Bericht für 2022

In den Niederlanden fast 14 Prozent mehr Menschen auf Verlangen getötet

8720 Menschen wurden in den Niederlanden im Vorjahr auf eigenen Wunsch von Ärzten getötet, heißt es im Bericht der staatlichen Kontrollkommission für 2022. Die am stärksten wachsende Teilgruppe: Demenzkranke.

Florian StaeckVon Florian Staeck Veröffentlicht:
Das „Kompetenzzentrum Euthanasie“ in Den Haag: Die von der Sterbehilfeorganisation NVVE mitbegründete Einrichtung will helfen, Sterbewillige an Ärzte zu vermitteln, die dann deren Tötung auf Verlangen vornehmen.

Das „Kompetenzzentrum Euthanasie“ in Den Haag: Die von der Sterbehilfeorganisation NVVE mitbegründete Einrichtung will helfen, Sterbewillige an Ärzte zu vermitteln, die dann deren Tötung auf Verlangen vornehmen.

© Remko de Waal/picture alliance/A

Den Haag. Im vergangenen Jahr sind in den Niederlanden nach offiziellen Meldungen 8720 Menschen auf eigenen Wunsch hin von Ärzten getötet worden. Das geht aus dem Jahresbericht 2022 der staatlichen Kontrollkommission hervor (Regionale Toetsingscommissies Euthanasie).

Das entspricht einem Anstieg von 13,7 Prozent im Vergleich zu 2021 (7666 Tötungen). Demnach entfielen im vergangenen Jahr 5,1 Prozent aller 169.938 Sterbefälle in den Niederlanden auf Tötung auf Verlangen (2021: 4,6 Prozent).

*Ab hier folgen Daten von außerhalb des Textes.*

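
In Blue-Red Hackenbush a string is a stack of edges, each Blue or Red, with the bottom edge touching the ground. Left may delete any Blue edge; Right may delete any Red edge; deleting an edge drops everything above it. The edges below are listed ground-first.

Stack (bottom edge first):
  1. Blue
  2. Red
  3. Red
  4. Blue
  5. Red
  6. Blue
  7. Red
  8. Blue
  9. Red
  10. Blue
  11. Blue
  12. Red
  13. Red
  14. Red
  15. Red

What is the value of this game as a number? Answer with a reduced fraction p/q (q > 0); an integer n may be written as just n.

Build val(s[:k]) for k = 1..15, string s = Blue Red Red Blue Red Blue Red Blue Red Blue Blue Red Red Red Red.
edge 1 of 15 (Blue): { 0 | ∅ } — 1
edge 2 of 15 (Red): { 0 | 1 } — 1/2
edge 3 of 15 (Red): { 0 | 1/2,1 } — 1/4
edge 4 of 15 (Blue): { 0,1/4 | 1/2,1 } — 3/8
edge 5 of 15 (Red): { 0,1/4 | 3/8,1/2,1 } — 5/16
edge 6 of 15 (Blue): { 0,1/4,5/16 | 3/8,1/2,1 } — 11/32
edge 7 of 15 (Red): { 0,1/4,5/16 | 11/32,3/8,1/2,1 } — 21/64
edge 8 of 15 (Blue): { 0,1/4,5/16,21/64 | 11/32,3/8,1/2,1 } — 43/128
edge 9 of 15 (Red): { 0,1/4,5/16,21/64 | 43/128,11/32,3/8,1/2,1 } — 85/256
edge 10 of 15 (Blue): { 0,1/4,5/16,21/64,85/256 | 43/128,11/32,3/8,1/2,1 } — 171/512
edge 11 of 15 (Blue): { 0,1/4,5/16,21/64,85/256,171/512 | 43/128,11/32,3/8,1/2,1 } — 343/1024
edge 12 of 15 (Red): { 0,1/4,5/16,21/64,85/256,171/512 | 343/1024,43/128,11/32,3/8,1/2,1 } — 685/2048
edge 13 of 15 (Red): { 0,1/4,5/16,21/64,85/256,171/512 | 685/2048,343/1024,43/128,11/32,3/8,1/2,1 } — 1369/4096
edge 14 of 15 (Red): { 0,1/4,5/16,21/64,85/256,171/512 | 1369/4096,685/2048,343/1024,43/128,11/32,3/8,1/2,1 } — 2737/8192
edge 15 of 15 (Red): { 0,1/4,5/16,21/64,85/256,171/512 | 2737/8192,1369/4096,685/2048,343/1024,43/128,11/32,3/8,1/2,1 } — 5473/16384

5473/16384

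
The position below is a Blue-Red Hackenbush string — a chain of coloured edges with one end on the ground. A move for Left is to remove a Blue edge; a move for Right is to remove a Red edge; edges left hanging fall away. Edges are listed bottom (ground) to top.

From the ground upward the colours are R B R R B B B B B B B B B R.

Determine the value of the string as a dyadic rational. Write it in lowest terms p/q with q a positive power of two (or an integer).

R: Left { · }, Right { 0 } — simplest -1
RB: Left { -1 }, Right { 0 } — simplest -1/2
RBR: Left { -1 }, Right { -1/2 0 } — simplest -3/4
RBRR: Left { -1 }, Right { -3/4 -1/2 0 } — simplest -7/8
RBRRB: Left { -1 -7/8 }, Right { -3/4 -1/2 0 } — simplest -13/16
RBRRBB: Left { -1 -7/8 -13/16 }, Right { -3/4 -1/2 0 } — simplest -25/32
RBRRBBB: Left { -1 -7/8 -13/16 -25/32 }, Right { -3/4 -1/2 0 } — simplest -49/64
RBRRBBBB: Left { -1 -7/8 -13/16 -25/32 -49/64 }, Right { -3/4 -1/2 0 } — simplest -97/128
RBRRBBBBB: Left { -1 -7/8 -13/16 -25/32 -49/64 -97/128 }, Right { -3/4 -1/2 0 } — simplest -193/256
RBRRBBBBBB: Left { -1 -7/8 -13/16 -25/32 -49/64 -97/128 -193/256 }, Right { -3/4 -1/2 0 } — simplest -385/512
RBRRBBBBBBB: Left { -1 -7/8 -13/16 -25/32 -49/64 -97/128 -193/256 -385/512 }, Right { -3/4 -1/2 0 } — simplest -769/1024
RBRRBBBBBBBB: Left { -1 -7/8 -13/16 -25/32 -49/64 -97/128 -193/256 -385/512 -769/1024 }, Right { -3/4 -1/2 0 } — simplest -1537/2048
RBRRBBBBBBBBB: Left { -1 -7/8 -13/16 -25/32 -49/64 -97/128 -193/256 -385/512 -769/1024 -1537/2048 }, Right { -3/4 -1/2 0 } — simplest -3073/4096
RBRRBBBBBBBBBR: Left { -1 -7/8 -13/16 -25/32 -49/64 -97/128 -193/256 -385/512 -769/1024 -1537/2048 }, Right { -3073/4096 -3/4 -1/2 0 } — simplest -6147/8192

-6147/8192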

In vier von fünf Fällen nahmen Hausärzte die Tötung der Patienten vor, heißt es im Bericht.

Rechtsgrundlage ist das 2002 in Kraft getretene „Gesetz zur Kontrolle der Lebensbeendigung auf Verlangen und Hilfe bei der Selbsttötung“. Es schreibt den Ärzten unter anderem vor, sie müssten sich überzeugen, dass der Sterbewunsch „freiwillig und nach reiflicher Überlegung geäußert wurde“.

„Der Trend wird sich nicht ändern“

Der Vorsitzende der Kontrollkommission, Jeroen Recourt, erläutert im Jahresbericht, der Trend zu immer Fällen von Tötung auf Verlangen halte seit mehreren Jahren an. Es seien keine wissenschaftlichen Studien zu den Gründen dafür angestellt worden.

„Es deutet aber nichts darauf hin, dass sich dieser Trend in den kommenden Jahren ändern wird“, so Recourt, ein ehemaliger Parlamentsabgeordneter und Richter.

In fast 98 Prozent der Fälle handelte es sich um eine Tötung, die allein vom Arzt vorgenommen wurde. Knapp zwei Prozent entfielen auf eine Kombination aus Selbsttötung und Tötung auf Verlangen, heißt es im Bericht.

Das Geschlechterverhältnis der Betroffenen war mit 4412 Männern und 4308 Frauen fast ausgeglichen. Die größte Altersgruppe unter den Getöteten sind die 70- bis 80-Jährigen gewesen (2873, 32,9 Prozent). 2314 Personen waren 80 bis 90 Jahre alt (26,5 Prozent). Der älteste Patient, der seine Tötung wünschte, war dem Bericht zufolge 104 Jahre alt.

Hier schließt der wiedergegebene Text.